Due to the flow-through treatment of certain expenses including income taxes, financial charges and depreciation on our Canadian rate-regulated pipelines, changes in these expenses impact our comparable EBITDA despite having no significant effect on net income.
Comparable earnings of $1.0 billion or $1.07 per common share increased by $182 million or $0.15 per common share for the three months ended June 30, 2021 compared to the same period in 2020 and was primarily the net effect of:
- changes in comparable EBITDA described above
- higher Interest income and other mainly attributable to realized gains in 2021 compared to realized losses in 2020 on derivatives used to manage our net exposure to foreign exchange rate fluctuations on U.S. dollar-denominated income
- decreased Non-controlling interests following the March 3, 2021 acquisition of all outstanding common units of TC PipeLines, LP not beneficially owned by TC Energy
- higher Income tax expense primarily due to higher comparable earnings and flow-through income taxes in our Canadian rate-regulated pipelines.
Comparable earnings per share reflects the impact of common shares issued for the acquisition of the remaining ownership interests in TC PipeLines, LP in first quarter 2021.
Certain of our businesses generate all or most of their earnings in U.S. dollars and, since we report our financial results in Canadian dollars, changes in the value of the U.S. dollar against the Canadian dollar directly affect our comparable EBITDA and may also impact comparable earnings.
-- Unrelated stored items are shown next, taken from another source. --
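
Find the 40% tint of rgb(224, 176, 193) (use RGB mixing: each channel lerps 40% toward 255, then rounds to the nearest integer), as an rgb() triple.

Per channel, c → c + 0.4(255 − c):
  R: 224 + 12.4 = 236.4 → 236
  G: 176 + 31.6 = 207.6 → 208
  B: 193 + 24.8 = 217.8 → 218

rgb(236, 208, 218)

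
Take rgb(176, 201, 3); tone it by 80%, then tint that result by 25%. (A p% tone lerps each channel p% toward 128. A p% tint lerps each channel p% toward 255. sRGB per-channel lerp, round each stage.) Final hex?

#A7AB8D

Per channel, c → c + 0.8(128 − c):
  R: 176 + 0.8×(128−176) = 176 − 38.4 = 137.6 → 138
  G: 201 − 58.4 = 142.6 → 143
  B: 3 + 100 = 103 → 103
After the tone: rgb(138, 143, 103) = #8A8F67.
A 25% tint moves each channel 25% toward 255:
  R: 138 + 0.25×(255−138) = 138 + 29.25 = 167.25 → 167
  G: 143 + 28 = 171 → 171
  B: 103 + 38 = 141 → 141
rgb(167, 171, 141) = #A7AB8D.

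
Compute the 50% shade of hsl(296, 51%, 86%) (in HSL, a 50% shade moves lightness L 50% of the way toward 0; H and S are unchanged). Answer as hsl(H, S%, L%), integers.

hsl(296, 51%, 43%)

L moves 50% from 86 toward 0: 86 − 43 = 43 → 43.
H and S are unchanged.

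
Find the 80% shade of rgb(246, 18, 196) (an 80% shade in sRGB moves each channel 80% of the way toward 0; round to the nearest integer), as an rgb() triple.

An 80% shade moves each channel 80% toward 0:
  R: 246 + 0.8×(0−246) = 246 − 196.8 = 49.2 → 49
  G: 18 + 0.8×(0−18) = 18 − 14.4 = 3.6 → 4
  B: 196 − 156.8 = 39.2 → 39

rgb(49, 4, 39)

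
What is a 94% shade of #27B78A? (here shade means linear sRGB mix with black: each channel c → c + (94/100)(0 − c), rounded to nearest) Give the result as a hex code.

#27B78A is rgb(39, 183, 138).
Per channel, c → c + 0.94(0 − c):
  R: 39 + 0.94×(0−39) = 39 − 36.66 = 2.34 → 2
  G: 183 − 172.02 = 10.98 → 11
  B: 138 − 129.72 = 8.28 → 8
rgb(2, 11, 8) = #020B08.

#020B08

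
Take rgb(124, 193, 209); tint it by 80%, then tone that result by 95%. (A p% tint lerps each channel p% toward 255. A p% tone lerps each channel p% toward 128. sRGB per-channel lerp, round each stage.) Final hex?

Per channel, c → c + 0.8(255 − c):
  R: 124 + 0.8×(255−124) = 124 + 104.8 = 228.8 → 229
  G: 193 + 49.6 = 242.6 → 243
  B: 209 + 0.8×(255−209) = 209 + 36.8 = 245.8 → 246
After the tint: rgb(229, 243, 246) = #E5F3F6.
A 95% tone moves each channel 95% toward 128:
  R: 229 + 0.95×(128−229) = 229 − 95.95 = 133.05 → 133
  G: 243 + 0.95×(128−243) = 243 − 109.25 = 133.75 → 134
  B: 246 + 0.95×(128−246) = 246 − 112.1 = 133.9 → 134
rgb(133, 134, 134) = #858686.

#858686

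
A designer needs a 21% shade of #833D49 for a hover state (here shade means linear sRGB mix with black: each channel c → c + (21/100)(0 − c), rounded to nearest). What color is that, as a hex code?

#67303A

#833D49 is rgb(131, 61, 73).
Lerp each channel 21% toward 0:
  R: 131 + 0.21×(0−131) = 131 − 27.51 = 103.49 → 103
  G: 61 + 0.21×(0−61) = 61 − 12.81 = 48.19 → 48
  B: 73 − 15.33 = 57.67 → 58
rgb(103, 48, 58) = #67303A.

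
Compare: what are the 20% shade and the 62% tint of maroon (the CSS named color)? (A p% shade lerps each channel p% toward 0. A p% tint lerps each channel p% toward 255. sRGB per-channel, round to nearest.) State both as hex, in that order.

CSS maroon is rgb(128, 0, 0).
20% shade:
  R: 128 + 0.2×(0−128) = 128 − 25.6 = 102.4 → 102
  G: 0 + 0 = 0 → 0
  B: 0 + 0.2×(0−0) = 0 + 0 = 0 → 0
  → #660000
62% tint:
  R: 128 + 78.74 = 206.74 → 207
  G: 0 + 0.62×(255−0) = 0 + 158.1 = 158.1 → 158
  B: 0 + 158.1 = 158.1 → 158
  → #cf9e9e

#660000, #cf9e9e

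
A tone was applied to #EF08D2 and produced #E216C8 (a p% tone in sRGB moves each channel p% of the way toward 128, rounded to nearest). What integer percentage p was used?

12%

#EF08D2 is rgb(239, 8, 210); #E216C8 is rgb(226, 22, 200).
On the G channel (widest range): 22 ≈ 8 + (p/100)(128 − 8), so p ≈ 100×(22 − 8)/(128 − 8) = 1400/120 = 11.67.
p = 12 reproduces all three channels after rounding.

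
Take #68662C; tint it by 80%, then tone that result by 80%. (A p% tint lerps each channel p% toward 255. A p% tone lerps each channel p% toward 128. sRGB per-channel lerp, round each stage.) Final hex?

#68662C is rgb(104, 102, 44).
Per channel, c → c + 0.8(255 − c):
  R: 104 + 120.8 = 224.8 → 225
  G: 102 + 122.4 = 224.4 → 224
  B: 44 + 0.8×(255−44) = 44 + 168.8 = 212.8 → 213
After the tint: rgb(225, 224, 213) = #E1E0D5.
Lerp each channel 80% toward 128:
  R: 225 + 0.8×(128−225) = 225 − 77.6 = 147.4 → 147
  G: 224 − 76.8 = 147.2 → 147
  B: 213 − 68 = 145 → 145
rgb(147, 147, 145) = #939391.

#939391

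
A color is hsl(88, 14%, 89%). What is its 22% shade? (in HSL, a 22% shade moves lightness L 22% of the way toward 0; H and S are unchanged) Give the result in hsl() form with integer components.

L moves 22% from 89 toward 0: 89 − 19.58 = 69.42 → 69.
H and S are unchanged.

hsl(88, 14%, 69%)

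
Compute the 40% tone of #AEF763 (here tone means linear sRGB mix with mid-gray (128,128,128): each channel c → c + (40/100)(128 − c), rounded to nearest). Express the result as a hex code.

#9CC76F

#AEF763 is rgb(174, 247, 99).
A 40% tone moves each channel 40% toward 128:
  R: 174 − 18.4 = 155.6 → 156
  G: 247 − 47.6 = 199.4 → 199
  B: 99 + 0.4×(128−99) = 99 + 11.6 = 110.6 → 111
rgb(156, 199, 111) = #9CC76F.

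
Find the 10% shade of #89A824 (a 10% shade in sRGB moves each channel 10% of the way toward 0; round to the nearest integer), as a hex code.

#89A824 is rgb(137, 168, 36).
Per channel, c → c + 0.1(0 − c):
  R: 137 + 0.1×(0−137) = 137 − 13.7 = 123.3 → 123
  G: 168 + 0.1×(0−168) = 168 − 16.8 = 151.2 → 151
  B: 36 + 0.1×(0−36) = 36 − 3.6 = 32.4 → 32
rgb(123, 151, 32) = #7B9720.

#7B9720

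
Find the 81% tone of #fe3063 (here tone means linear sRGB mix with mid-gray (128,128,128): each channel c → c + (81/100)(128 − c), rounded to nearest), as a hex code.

#fe3063 is rgb(254, 48, 99).
Per channel, c → c + 0.81(128 − c):
  R: 254 + 0.81×(128−254) = 254 − 102.06 = 151.94 → 152
  G: 48 + 0.81×(128−48) = 48 + 64.8 = 112.8 → 113
  B: 99 + 23.49 = 122.49 → 122
rgb(152, 113, 122) = #98717a.

#98717a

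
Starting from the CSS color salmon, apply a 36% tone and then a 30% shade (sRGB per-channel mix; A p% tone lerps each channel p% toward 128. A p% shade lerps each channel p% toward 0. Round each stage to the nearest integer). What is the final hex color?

#905A53

CSS salmon is rgb(250, 128, 114).
Lerp each channel 36% toward 128:
  R: 250 − 43.92 = 206.08 → 206
  G: 128 + 0.36×(128−128) = 128 + 0 = 128 → 128
  B: 114 + 0.36×(128−114) = 114 + 5.04 = 119.04 → 119
After the tone: rgb(206, 128, 119) = #CE8077.
Per channel, c → c + 0.3(0 − c):
  R: 206 + 0.3×(0−206) = 206 − 61.8 = 144.2 → 144
  G: 128 − 38.4 = 89.6 → 90
  B: 119 − 35.7 = 83.3 → 83
rgb(144, 90, 83) = #905A53.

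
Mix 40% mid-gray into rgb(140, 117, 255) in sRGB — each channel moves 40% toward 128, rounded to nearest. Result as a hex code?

A 40% tone moves each channel 40% toward 128:
  R: 140 − 4.8 = 135.2 → 135
  G: 117 + 0.4×(128−117) = 117 + 4.4 = 121.4 → 121
  B: 255 − 50.8 = 204.2 → 204
rgb(135, 121, 204) = #8779cc.

#8779cc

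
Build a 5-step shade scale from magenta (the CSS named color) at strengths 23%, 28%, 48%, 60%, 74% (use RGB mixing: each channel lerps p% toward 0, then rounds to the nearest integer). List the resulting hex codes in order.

#C400C4, #B800B8, #850085, #660066, #420042

CSS magenta is rgb(255, 0, 255).
23%: (255 − 58.65 = 196.35→196, 0→0, 255 − 58.65 = 196.35→196) → #C400C4
28%: (255 − 71.4 = 183.6→184, 0→0, 255 − 71.4 = 183.6→184) → #B800B8
48%: (255 − 122.4 = 132.6→133, 0→0, 255 − 122.4 = 132.6→133) → #850085
60%: (255 − 153 = 102→102, 0→0, 255 − 153 = 102→102) → #660066
74%: (255 − 188.7 = 66.3→66, 0→0, 255 − 188.7 = 66.3→66) → #420042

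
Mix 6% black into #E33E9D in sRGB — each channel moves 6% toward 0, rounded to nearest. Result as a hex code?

#D53A94

#E33E9D is rgb(227, 62, 157).
Per channel, c → c + 0.06(0 − c):
  R: 227 − 13.62 = 213.38 → 213
  G: 62 + 0.06×(0−62) = 62 − 3.72 = 58.28 → 58
  B: 157 − 9.42 = 147.58 → 148
rgb(213, 58, 148) = #D53A94.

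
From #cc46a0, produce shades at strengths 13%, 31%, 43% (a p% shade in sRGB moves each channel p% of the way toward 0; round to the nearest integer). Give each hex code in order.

#b13d8b, #8d306e, #74285b

#cc46a0 is rgb(204, 70, 160).
13%: (204 − 26.52 = 177.48→177, 70 − 9.1 = 60.9→61, 160 − 20.8 = 139.2→139) → #b13d8b
31%: (204 − 63.24 = 140.76→141, 70 − 21.7 = 48.3→48, 160 − 49.6 = 110.4→110) → #8d306e
43%: (204 − 87.72 = 116.28→116, 70 − 30.1 = 39.9→40, 160 − 68.8 = 91.2→91) → #74285b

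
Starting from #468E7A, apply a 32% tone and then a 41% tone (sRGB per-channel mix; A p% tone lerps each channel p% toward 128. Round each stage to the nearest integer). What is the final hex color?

#69867E

#468E7A is rgb(70, 142, 122).
A 32% tone moves each channel 32% toward 128:
  R: 70 + 18.56 = 88.56 → 89
  G: 142 − 4.48 = 137.52 → 138
  B: 122 + 1.92 = 123.92 → 124
After the tone: rgb(89, 138, 124) = #598A7C.
A 41% tone moves each channel 41% toward 128:
  R: 89 + 15.99 = 104.99 → 105
  G: 138 + 0.41×(128−138) = 138 − 4.1 = 133.9 → 134
  B: 124 + 0.41×(128−124) = 124 + 1.64 = 125.64 → 126
rgb(105, 134, 126) = #69867E.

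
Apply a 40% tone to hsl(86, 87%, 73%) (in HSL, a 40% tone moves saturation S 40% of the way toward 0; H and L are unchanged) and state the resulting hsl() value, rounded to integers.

S moves 40% from 87 toward 0: 87 − 34.8 = 52.2 → 52.
H and L are unchanged.

hsl(86, 52%, 73%)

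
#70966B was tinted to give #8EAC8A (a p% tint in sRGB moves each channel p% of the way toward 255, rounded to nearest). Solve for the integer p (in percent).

21%

#70966B is rgb(112, 150, 107); #8EAC8A is rgb(142, 172, 138).
On the B channel (widest range): 138 ≈ 107 + (p/100)(255 − 107), so p ≈ 100×(138 − 107)/(255 − 107) = 3100/148 = 20.95.
p = 21 reproduces all three channels after rounding.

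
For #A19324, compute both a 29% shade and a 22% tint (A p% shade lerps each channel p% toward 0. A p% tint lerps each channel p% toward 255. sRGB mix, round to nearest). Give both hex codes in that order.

#72681A, #B6AB54

#A19324 is rgb(161, 147, 36).
29% shade:
  R: 161 − 46.69 = 114.31 → 114
  G: 147 + 0.29×(0−147) = 147 − 42.63 = 104.37 → 104
  B: 36 + 0.29×(0−36) = 36 − 10.44 = 25.56 → 26
  → #72681A
22% tint:
  R: 161 + 20.68 = 181.68 → 182
  G: 147 + 23.76 = 170.76 → 171
  B: 36 + 0.22×(255−36) = 36 + 48.18 = 84.18 → 84
  → #B6AB54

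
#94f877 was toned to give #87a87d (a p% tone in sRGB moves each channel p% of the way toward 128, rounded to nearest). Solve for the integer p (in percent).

#94f877 is rgb(148, 248, 119); #87a87d is rgb(135, 168, 125).
On the G channel (widest range): 168 ≈ 248 + (p/100)(128 − 248), so p ≈ 100×(168 − 248)/(128 − 248) = -8000/-120 = 66.67.
p = 67 reproduces all three channels after rounding.

67%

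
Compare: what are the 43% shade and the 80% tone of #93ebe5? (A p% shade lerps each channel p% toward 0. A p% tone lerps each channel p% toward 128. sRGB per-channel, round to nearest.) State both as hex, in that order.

#93ebe5 is rgb(147, 235, 229).
43% shade:
  R: 147 − 63.21 = 83.79 → 84
  G: 235 + 0.43×(0−235) = 235 − 101.05 = 133.95 → 134
  B: 229 + 0.43×(0−229) = 229 − 98.47 = 130.53 → 131
  → #548683
80% tone:
  R: 147 + 0.8×(128−147) = 147 − 15.2 = 131.8 → 132
  G: 235 + 0.8×(128−235) = 235 − 85.6 = 149.4 → 149
  B: 229 + 0.8×(128−229) = 229 − 80.8 = 148.2 → 148
  → #849594

#548683, #849594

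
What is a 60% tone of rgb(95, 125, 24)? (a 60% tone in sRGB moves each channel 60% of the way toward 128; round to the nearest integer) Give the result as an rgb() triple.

rgb(115, 127, 86)

Lerp each channel 60% toward 128:
  R: 95 + 0.6×(128−95) = 95 + 19.8 = 114.8 → 115
  G: 125 + 0.6×(128−125) = 125 + 1.8 = 126.8 → 127
  B: 24 + 0.6×(128−24) = 24 + 62.4 = 86.4 → 86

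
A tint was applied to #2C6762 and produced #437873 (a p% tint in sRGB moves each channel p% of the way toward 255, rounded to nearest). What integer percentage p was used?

11%

#2C6762 is rgb(44, 103, 98); #437873 is rgb(67, 120, 115).
On the R channel (widest range): 67 ≈ 44 + (p/100)(255 − 44), so p ≈ 100×(67 − 44)/(255 − 44) = 2300/211 = 10.90.
p = 11 reproduces all three channels after rounding.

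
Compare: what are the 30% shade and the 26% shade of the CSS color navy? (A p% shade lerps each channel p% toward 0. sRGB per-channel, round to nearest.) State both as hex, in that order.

CSS navy is rgb(0, 0, 128).
30% shade:
  R: 0 + 0.3×(0−0) = 0 + 0 = 0 → 0
  G: 0 + 0.3×(0−0) = 0 + 0 = 0 → 0
  B: 128 + 0.3×(0−128) = 128 − 38.4 = 89.6 → 90
  → #00005A
26% shade:
  R: 0 + 0.26×(0−0) = 0 + 0 = 0 → 0
  G: 0 + 0.26×(0−0) = 0 + 0 = 0 → 0
  B: 128 + 0.26×(0−128) = 128 − 33.28 = 94.72 → 95
  → #00005F

#00005A, #00005F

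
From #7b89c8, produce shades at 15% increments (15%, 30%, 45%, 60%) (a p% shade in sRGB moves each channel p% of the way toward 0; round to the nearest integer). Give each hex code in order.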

As our U.S. dollar-denominated operations continue to grow, this exposure increases. A portion of the U.S. dollar-denominated comparable EBITDA exposure is naturally offset by U.S. dollar-denominated amounts below comparable EBITDA within Depreciation and amortization, Interest expense and other income statement line items. The balance of the exposure is actively managed on a rolling two-year forward basis using foreign exchange derivatives, however, the natural exposure beyond that period remains. As noted previously, the net impact of the U.S. dollar movements on comparable earnings for the three months ended June 30, 2021 compared to 2020, after considering natural offsets and economic hedges, was not significant.